MUHAMMADIYAH.OR.ID, JAKARTA – Sekretaris Pimpinan Pusat (PP) ‘Aisyiyah, Diyah Puspitarini, mengungkapkan keprihatinan mendalam terkait maraknya praktik judi online yang mengincar anak-anak.
Dalam acara Gerakan Subuh Mengaji pada Sabtu (09/08), Diyah memaparkan fakta mengejutkan bahwa perjudian daring kini kerap dikemas menyerupai permainan digital yang akrab di mata anak.
Menurutnya, judi online adalah bentuk taruhan menggunakan uang secara daring, yang sering kali disamarkan menjadi permainan seperti kasino virtual, taruhan olahraga, poker, dan lottery online.
“Banyak dikemas dengan tampilan penuh warna, menyerupai game atau kuis berhadiah, dan dapat diakses lewat situs web, aplikasi, maupun media sosial,” ujarnya.
Data dari Bareskrim Polri mencatat ribuan situs judi online diakses setiap hari di Indonesia, termasuk oleh anak-anak. Survei Komisi Perlindungan Anak Indonesia (KPAI) menemukan, anak-anak mengenal judi online dari teman sebaya, iklan media sosial, hingga promosi influencer dan selebritas yang menjadi brand ambassador.
Diyah menyoroti data Pusat Pelaporan dan Analisis Transaksi Keuangan (PPATK) yang menunjukkan besarnya skala masalah ini. Pada kelompok usia di bawah 11 tahun, tercatat 16.160 anak terlibat judi online dengan 22 ribu transaksi senilai Rp3 miliar. Usia 11–16 tahun melibatkan 4.514 anak dengan 45 ribu transaksi senilai Rp7,9 miliar.
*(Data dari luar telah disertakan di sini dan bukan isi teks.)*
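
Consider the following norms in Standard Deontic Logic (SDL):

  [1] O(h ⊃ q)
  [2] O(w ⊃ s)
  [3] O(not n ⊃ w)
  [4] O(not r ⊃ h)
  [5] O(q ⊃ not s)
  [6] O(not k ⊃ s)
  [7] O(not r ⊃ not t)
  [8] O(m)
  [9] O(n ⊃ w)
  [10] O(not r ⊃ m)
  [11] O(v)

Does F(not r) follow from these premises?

Yes

Premises 3 and 9 cover both cases: O(not n ⊃ w) and O(n ⊃ w). Since not n ∨ n is a tautology, O(w) follows.
With premise 2, O(w ⊃ s), the K-axiom yields O(s).
Premise 5 is O(q ⊃ not s); contrapositively O(s ⊃ not q). Since O(s) holds, K gives O(not q).
Premise 1 is O(h ⊃ q); contrapositively O(not q ⊃ not h). Since O(not q) holds, K gives O(not h).
Premise 4 is O(not r ⊃ h); contrapositively O(not h ⊃ r). Since O(not h) holds, K gives O(r).
Premises 6, 7, 8, 10, 11 do not contribute to this derivation.
So O(r) holds, i.e. F(not r). The claim follows.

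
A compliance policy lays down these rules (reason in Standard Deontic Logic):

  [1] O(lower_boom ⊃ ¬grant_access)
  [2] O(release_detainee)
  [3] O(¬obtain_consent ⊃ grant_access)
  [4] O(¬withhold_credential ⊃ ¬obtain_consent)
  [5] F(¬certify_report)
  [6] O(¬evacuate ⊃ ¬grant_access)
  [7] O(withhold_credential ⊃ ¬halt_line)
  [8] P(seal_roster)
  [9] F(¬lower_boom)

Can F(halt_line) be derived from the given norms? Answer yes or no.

F(¬lower_boom) at premise 9 means O(lower_boom).
Premise 1 is O(lower_boom ⊃ ¬grant_access); since O(lower_boom), deontic closure gives O(¬grant_access).
The contrapositive of premise 3 (O(¬obtain_consent ⊃ grant_access)) is O(¬grant_access ⊃ obtain_consent), and O(¬grant_access) is already established, so O(obtain_consent).
The contrapositive of premise 4 (O(¬withhold_credential ⊃ ¬obtain_consent)) is O(obtain_consent ⊃ withhold_credential), and O(obtain_consent) is already established, so O(withhold_credential).
With premise 7, O(withhold_credential ⊃ ¬halt_line), the K-axiom yields O(¬halt_line).
Premises 2, 5, 6, 8 do not contribute to this derivation.
So O(¬halt_line) holds, i.e. F(halt_line). The claim follows.

Yes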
Sementara kelompok usia 17 tahun ke atas mencapai 191.380 anak, melakukan lebih dari 2,1 juta transaksi dengan nilai fantastis Rp282 miliar. Total seluruh transaksi dari anak-anak ini mencapai Rp293 miliar.
“Banyak anak tidak menyadari bahwa yang mereka mainkan adalah judi online. Mereka mengira itu hanya game,” tegasnya.
Ia menjelaskan, faktor penyebabnya antara lain kemudahan akses gawai tanpa pengawasan, literasi digital yang rendah, serta tampilan permainan yang sangat menarik. Beberapa bentuk judi bahkan tersembunyi di dalam game populer.
“Umur kelas 1 SD sudah dikasih gadget tanpa batasan. Ditambah pengaruh teman, anak mudah terjerumus,” ungkapnya.
Dampaknya tidak main-main: ada anak yang sampai melukai diri sendiri karena tidak diizinkan top up, mencuri, terjerat pinjaman online, hingga berpotensi melakukan tindak kriminal. Diyah bahkan menyebut kasus anak yang dirujuk ke rumah sakit di Jawa Barat akibat kecanduan judi online hingga mengancam nyawa orang tuanya.
Sebagai upaya pencegahan, ia menekankan peran semua pihak, orang tua, sekolah, masyarakat, dan negara, untuk meningkatkan pengawasan dan edukasi digital. Sementara bagi anak yang sudah kecanduan, pendekatan rehabilitasi menjadi langkah penting.
Terkait aspek hukum, praktik judi online diatur dalam berbagai peraturan. KUHP Lama Pasal 303 melarang perjudian dengan ancaman pidana hingga 10 tahun. KUHP Baru Pasal 426 jo. Pasal 79 ayat (1) melarang menawarkan atau memberi kesempatan bermain judi. UU ITE Pasal 27 ayat (2) jo. Pasal 45 ayat (3) melarang distribusi konten judi melalui media elektronik.
Sementara UU Perlindungan Anak tidak secara khusus mengatur judi online, namun keterlibatan anak dalam aktivitas perjudian dikategorikan sebagai bentuk eksploitasi dan kekerasan, dengan ancaman hukuman yang lebih berat bagi pelaku.